Are Startups Getting Crazy, Or Just IPO Crazy?

Editor’s note: This guest post was written by Paul Kedrosky, a senior fellow at the Kaufman Foundation who blogs regularly about venture capital and finance at Infectious Greed.

Walter Sobchak: Has the whole world gone crazy? Am I the only one around here who gives a shit about the rules? Mark it zero!

– The Big Lebowski (1998)

Yelp may have just turned down a half-billion dollar takeover offer from Google. Zynga does a crazy-big $180m funding. Not long ago,Twitter took another $100-million in financing, and now we learn it’s . . . profitable. In the immortal words of Walter Sobchak, has the whole world—or least every young and fast-growing technology company—gone crazy?

Maybe, but there could also be something important going on. It’s been so long since it last happened that most people will have forgotten, but there is often a reason why companies start doing strange things, like taking lots of money when they don’t need it, and like turning down appealing acquisitions. The reason? This thing called an “initial public offering” (IPO).
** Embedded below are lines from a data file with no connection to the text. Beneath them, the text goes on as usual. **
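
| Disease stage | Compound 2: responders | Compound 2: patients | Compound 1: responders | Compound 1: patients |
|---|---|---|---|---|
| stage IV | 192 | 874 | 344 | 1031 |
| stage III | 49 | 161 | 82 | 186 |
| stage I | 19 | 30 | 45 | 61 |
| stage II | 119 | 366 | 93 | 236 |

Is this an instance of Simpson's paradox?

Stage IV: Compound 2 192/874 = 22.0%, Compound 1 344/1031 = 33.4% → Compound 1
Stage III: Compound 2 49/161 = 30.4%, Compound 1 82/186 = 44.1% → Compound 1
Stage I: Compound 2 19/30 = 63.3%, Compound 1 45/61 = 73.8% → Compound 1
Stage II: Compound 2 119/366 = 32.5%, Compound 1 93/236 = 39.4% → Compound 1
Overall: Compound 2 379/1431 = 26.5%, Compound 1 564/1514 = 37.3% → Compound 1
Compound 1 wins overall and in every disease group — no reversal.

No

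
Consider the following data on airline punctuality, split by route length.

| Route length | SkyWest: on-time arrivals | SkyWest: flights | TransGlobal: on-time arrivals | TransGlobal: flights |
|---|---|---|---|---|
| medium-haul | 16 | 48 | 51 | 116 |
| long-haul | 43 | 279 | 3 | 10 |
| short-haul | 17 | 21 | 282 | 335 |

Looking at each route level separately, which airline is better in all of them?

Medium-haul: SkyWest 16/48 = 33.3%, TransGlobal 51/116 = 44.0% → TransGlobal
Long-haul: SkyWest 43/279 = 15.4%, TransGlobal 3/10 = 30.0% → TransGlobal
Short-haul: SkyWest 17/21 = 81.0%, TransGlobal 282/335 = 84.2% → TransGlobal
TransGlobal has the higher rate in all 3 groups.

TransGlobal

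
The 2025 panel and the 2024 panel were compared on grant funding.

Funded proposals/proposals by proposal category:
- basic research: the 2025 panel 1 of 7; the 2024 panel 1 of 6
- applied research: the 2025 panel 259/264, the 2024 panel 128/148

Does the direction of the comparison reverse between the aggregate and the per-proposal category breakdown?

No

Basic research: the 2025 panel 1/7 = 14.3%, the 2024 panel 1/6 = 16.7% → the 2024 panel
Applied research: the 2025 panel 259/264 = 98.1%, the 2024 panel 128/148 = 86.5% → the 2025 panel
Overall: the 2025 panel 260/271 = 95.9%, the 2024 panel 129/154 = 83.8% → the 2025 panel
Neither sweeps: the 2025 panel wins 1 of 2 groups, the 2024 panel wins 1. The 2025 panel wins overall but not every group — no Simpson reversal.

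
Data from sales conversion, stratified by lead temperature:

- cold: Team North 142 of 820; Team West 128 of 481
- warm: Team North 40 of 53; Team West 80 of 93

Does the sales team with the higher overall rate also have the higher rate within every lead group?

Cold: Team North 142/820 = 17.3%, Team West 128/481 = 26.6% → Team West
Warm: Team North 40/53 = 75.5%, Team West 80/93 = 86.0% → Team West
Overall: Team North 182/873 = 20.8%, Team West 208/574 = 36.2% → Team West
Team West wins overall and in every lead group — no reversal.

Yes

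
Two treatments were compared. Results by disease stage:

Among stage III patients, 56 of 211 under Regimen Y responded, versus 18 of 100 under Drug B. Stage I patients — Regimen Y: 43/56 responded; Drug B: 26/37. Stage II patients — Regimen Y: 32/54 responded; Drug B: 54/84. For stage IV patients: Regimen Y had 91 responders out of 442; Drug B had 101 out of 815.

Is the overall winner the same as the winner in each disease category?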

Remember IPOs? Way back when your parents were messing about with technology stocks in the late 1990s, pretty much every company that could went public, mostly via Nasdaq IPOs. While many companies were bought rather than going public, we had a giddy and appealing period (for companies and their venture investors, as well as for some friends of Frank Quattrone) where you could make a ton of money selling your company’s stock in the public market. You didn’t need profits, nor did you need professional management, per se. You just had to be in technology, be willing to be listed, and voila, an eager investment banker would track you down and take you public.

I’m wagering we’re about to enter a similar period in 2010. The last one was initiated by the Netscape IPO, one of the first commercial browser makers. Its IPO, less than two years after the company was founded, triggered an avalanche of similar offerings, and thus helped cause the dot-com episode that characterized the market’s madness of the late-1990s. All it would take to make it happen again is another Netscape moment, as it were.
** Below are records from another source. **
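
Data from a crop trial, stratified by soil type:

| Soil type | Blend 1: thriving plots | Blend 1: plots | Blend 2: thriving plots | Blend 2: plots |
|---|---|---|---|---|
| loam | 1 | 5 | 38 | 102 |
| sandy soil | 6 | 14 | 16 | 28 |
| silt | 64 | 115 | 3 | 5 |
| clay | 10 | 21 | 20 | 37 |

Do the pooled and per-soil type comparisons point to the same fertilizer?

Loam: Blend 1 1/5 = 20.0%, Blend 2 38/102 = 37.3% → Blend 2
Sandy soil: Blend 1 6/14 = 42.9%, Blend 2 16/28 = 57.1% → Blend 2
Silt: Blend 1 64/115 = 55.7%, Blend 2 3/5 = 60.0% → Blend 2
Clay: Blend 1 10/21 = 47.6%, Blend 2 20/37 = 54.1% → Blend 2
Overall: Blend 1 81/155 = 52.3%, Blend 2 77/172 = 44.8% → Blend 1
Blend 2 wins each soil group but Blend 1 wins overall — the comparison reverses. Blend 2's plots skew toward loam, which has a lower base rate.

No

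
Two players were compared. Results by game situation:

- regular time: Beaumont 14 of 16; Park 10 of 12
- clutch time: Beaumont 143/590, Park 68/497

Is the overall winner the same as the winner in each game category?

Regular time: Beaumont 14/16 = 87.5%, Park 10/12 = 83.3% → Beaumont
Clutch time: Beaumont 143/590 = 24.2%, Park 68/497 = 13.7% → Beaumont
Overall: Beaumont 157/606 = 25.9%, Park 78/509 = 15.3% → Beaumont
Beaumont wins overall and in every game group — no reversal.

Yes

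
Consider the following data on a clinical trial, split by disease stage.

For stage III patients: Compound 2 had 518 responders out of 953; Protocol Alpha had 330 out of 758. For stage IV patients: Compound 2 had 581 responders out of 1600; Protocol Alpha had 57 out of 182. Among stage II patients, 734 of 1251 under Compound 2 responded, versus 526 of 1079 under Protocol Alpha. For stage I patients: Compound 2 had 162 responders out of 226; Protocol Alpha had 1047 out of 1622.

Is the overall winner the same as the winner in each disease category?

No

Stage III: Compound 2 518/953 = 54.4%, Protocol Alpha 330/758 = 43.5% → Compound 2
Stage IV: Compound 2 581/1600 = 36.3%, Protocol Alpha 57/182 = 31.3% → Compound 2
Stage II: Compound 2 734/1251 = 58.7%, Protocol Alpha 526/1079 = 48.7% → Compound 2
Stage I: Compound 2 162/226 = 71.7%, Protocol Alpha 1047/1622 = 64.5% → Compound 2
Overall: Compound 2 1995/4030 = 49.5%, Protocol Alpha 1960/3641 = 53.8% → Protocol Alpha
Compound 2 wins each disease group but Protocol Alpha wins overall — the comparison reverses. Compound 2's patients skew toward stage IV, which has a lower base rate.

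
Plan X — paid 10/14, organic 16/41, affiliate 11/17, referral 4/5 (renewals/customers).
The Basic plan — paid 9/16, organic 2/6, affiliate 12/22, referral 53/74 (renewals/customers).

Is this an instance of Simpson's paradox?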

And what is a Netscape moment? It’s not just a moonshot IPO from a fast-growing company with all the right moves. It’s also a company that represents a cohort of IPO-able fast-growers, any one of which bankers can track down and take public once the initial companies are successfully public. “Get me another one of those!”, is what investors will say to bankers after the first company in the cohort goes public. And bankers can be criticized for many things, but being slow to follow profitable orders is not one of them.

It also helps if the companies represent a credible wave that investors can extrapolate to some giddy future. The biotech IPO boom was boosted twenty years ago by the belief that all those companies were going to cure cancer and make us live forever; the Internet IPO boom was driven by the belief that our lives would never be the same after the Net. This looming IPO boom will likely be driven by a belief that the new ways we connect and communicate and play—social network and mobile and games—will change the way money and time get spent worldwide.
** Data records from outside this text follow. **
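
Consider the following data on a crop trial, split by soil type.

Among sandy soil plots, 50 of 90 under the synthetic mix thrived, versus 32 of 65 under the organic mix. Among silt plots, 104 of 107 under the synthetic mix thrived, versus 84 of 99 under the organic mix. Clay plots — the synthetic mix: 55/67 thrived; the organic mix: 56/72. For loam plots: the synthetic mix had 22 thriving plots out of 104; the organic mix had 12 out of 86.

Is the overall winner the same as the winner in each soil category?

Yes

Sandy soil: the synthetic mix 50/90 = 55.6%, the organic mix 32/65 = 49.2% → the synthetic mix
Silt: the synthetic mix 104/107 = 97.2%, the organic mix 84/99 = 84.8% → the synthetic mix
Clay: the synthetic mix 55/67 = 82.1%, the organic mix 56/72 = 77.8% → the synthetic mix
Loam: the synthetic mix 22/104 = 21.2%, the organic mix 12/86 = 14.0% → the synthetic mix
Overall: the synthetic mix 231/368 = 62.8%, the organic mix 184/322 = 57.1% → the synthetic mix
The synthetic mix wins overall and in every soil group — no reversal.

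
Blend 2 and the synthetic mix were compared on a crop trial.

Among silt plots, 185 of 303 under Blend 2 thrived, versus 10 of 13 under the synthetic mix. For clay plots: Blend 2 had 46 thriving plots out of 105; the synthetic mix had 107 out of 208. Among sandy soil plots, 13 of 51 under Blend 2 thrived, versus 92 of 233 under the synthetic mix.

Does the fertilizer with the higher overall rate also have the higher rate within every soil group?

Silt: Blend 2 185/303 = 61.1%, the synthetic mix 10/13 = 76.9% → the synthetic mix
Clay: Blend 2 46/105 = 43.8%, the synthetic mix 107/208 = 51.4% → the synthetic mix
Sandy soil: Blend 2 13/51 = 25.5%, the synthetic mix 92/233 = 39.5% → the synthetic mix
Overall: Blend 2 244/459 = 53.2%, the synthetic mix 209/454 = 46.0% → Blend 2
The synthetic mix wins each soil group but Blend 2 wins overall — the comparison reverses. The synthetic mix's plots skew toward sandy soil, which has a lower base rate.

No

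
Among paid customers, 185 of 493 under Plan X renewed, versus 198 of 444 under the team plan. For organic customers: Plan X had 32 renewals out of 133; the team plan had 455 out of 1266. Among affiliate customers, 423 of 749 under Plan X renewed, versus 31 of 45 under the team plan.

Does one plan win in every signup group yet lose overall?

Yes

Paid: Plan X 185/493 = 37.5%, the team plan 198/444 = 44.6% → the team plan
Organic: Plan X 32/133 = 24.1%, the team plan 455/1266 = 35.9% → the team plan
Affiliate: Plan X 423/749 = 56.5%, the team plan 31/45 = 68.9% → the team plan
Overall: Plan X 640/1375 = 46.5%, the team plan 684/1755 = 39.0% → Plan X
The team plan wins each signup group but Plan X wins overall — the comparison reverses. The team plan's customers skew toward organic, which has a lower base rate.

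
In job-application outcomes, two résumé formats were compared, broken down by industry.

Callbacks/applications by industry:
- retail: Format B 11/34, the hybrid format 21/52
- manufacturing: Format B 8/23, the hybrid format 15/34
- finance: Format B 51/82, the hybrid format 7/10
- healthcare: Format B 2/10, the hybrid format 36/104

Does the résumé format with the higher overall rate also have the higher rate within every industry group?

Retail: Format B 11/34 = 32.4%, the hybrid format 21/52 = 40.4% → the hybrid format
Manufacturing: Format B 8/23 = 34.8%, the hybrid format 15/34 = 44.1% → the hybrid format
Finance: Format B 51/82 = 62.2%, the hybrid format 7/10 = 70.0% → the hybrid format
Healthcare: Format B 2/10 = 20.0%, the hybrid format 36/104 = 34.6% → the hybrid format
Overall: Format B 72/149 = 48.3%, the hybrid format 79/200 = 39.5% → Format B
The hybrid format wins each industry group but Format B wins overall — the comparison reverses. The hybrid format's applications skew toward healthcare, which has a lower base rate.

No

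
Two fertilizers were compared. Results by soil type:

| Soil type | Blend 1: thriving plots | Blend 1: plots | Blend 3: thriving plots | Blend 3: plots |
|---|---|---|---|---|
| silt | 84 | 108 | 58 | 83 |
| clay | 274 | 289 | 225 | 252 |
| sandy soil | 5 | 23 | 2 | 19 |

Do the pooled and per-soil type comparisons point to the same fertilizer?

Silt: Blend 1 84/108 = 77.8%, Blend 3 58/83 = 69.9% → Blend 1
Clay: Blend 1 274/289 = 94.8%, Blend 3 225/252 = 89.3% → Blend 1
Sandy soil: Blend 1 5/23 = 21.7%, Blend 3 2/19 = 10.5% → Blend 1
Overall: Blend 1 363/420 = 86.4%, Blend 3 285/354 = 80.5% → Blend 1
Blend 1 wins overall and in every soil group — no reversal.

Yes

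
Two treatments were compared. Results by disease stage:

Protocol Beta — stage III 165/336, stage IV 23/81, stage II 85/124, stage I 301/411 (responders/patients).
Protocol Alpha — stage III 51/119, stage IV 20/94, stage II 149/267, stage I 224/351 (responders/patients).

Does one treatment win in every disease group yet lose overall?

No

Stage III: Protocol Beta 165/336 = 49.1%, Protocol Alpha 51/119 = 42.9% → Protocol Beta
Stage IV: Protocol Beta 23/81 = 28.4%, Protocol Alpha 20/94 = 21.3% → Protocol Beta
Stage II: Protocol Beta 85/124 = 68.5%, Protocol Alpha 149/267 = 55.8% → Protocol Beta
Stage I: Protocol Beta 301/411 = 73.2%, Protocol Alpha 224/351 = 63.8% → Protocol Beta
Overall: Protocol Beta 574/952 = 60.3%, Protocol Alpha 444/831 = 53.4% → Protocol Beta
Protocol Beta wins overall and in every disease group — no reversal.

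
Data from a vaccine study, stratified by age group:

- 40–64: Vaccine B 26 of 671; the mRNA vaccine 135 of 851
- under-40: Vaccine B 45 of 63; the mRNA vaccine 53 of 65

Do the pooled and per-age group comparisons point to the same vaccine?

40–64: Vaccine B 26/671 = 3.9%, the mRNA vaccine 135/851 = 15.9% → the mRNA vaccine
Under-40: Vaccine B 45/63 = 71.4%, the mRNA vaccine 53/65 = 81.5% → the mRNA vaccine
Overall: Vaccine B 71/734 = 9.7%, the mRNA vaccine 188/916 = 20.5% → the mRNA vaccine
The mRNA vaccine wins overall and in every age group — no reversal.

Yes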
We’re facing a technology IPO tsunami. It may start with Twitter, or Facebook, or Zynga, but it’s coming and all it requires is a Netscape moment. And when it happens, expect all these implausible recent financial events—from Yelp allegedly turning down a Google acquisition, to investors competing to put money into companies that don’t need any more—to make much more sense. There was another suitor for these companies, and that suitor was us. We just didn’t know it yet.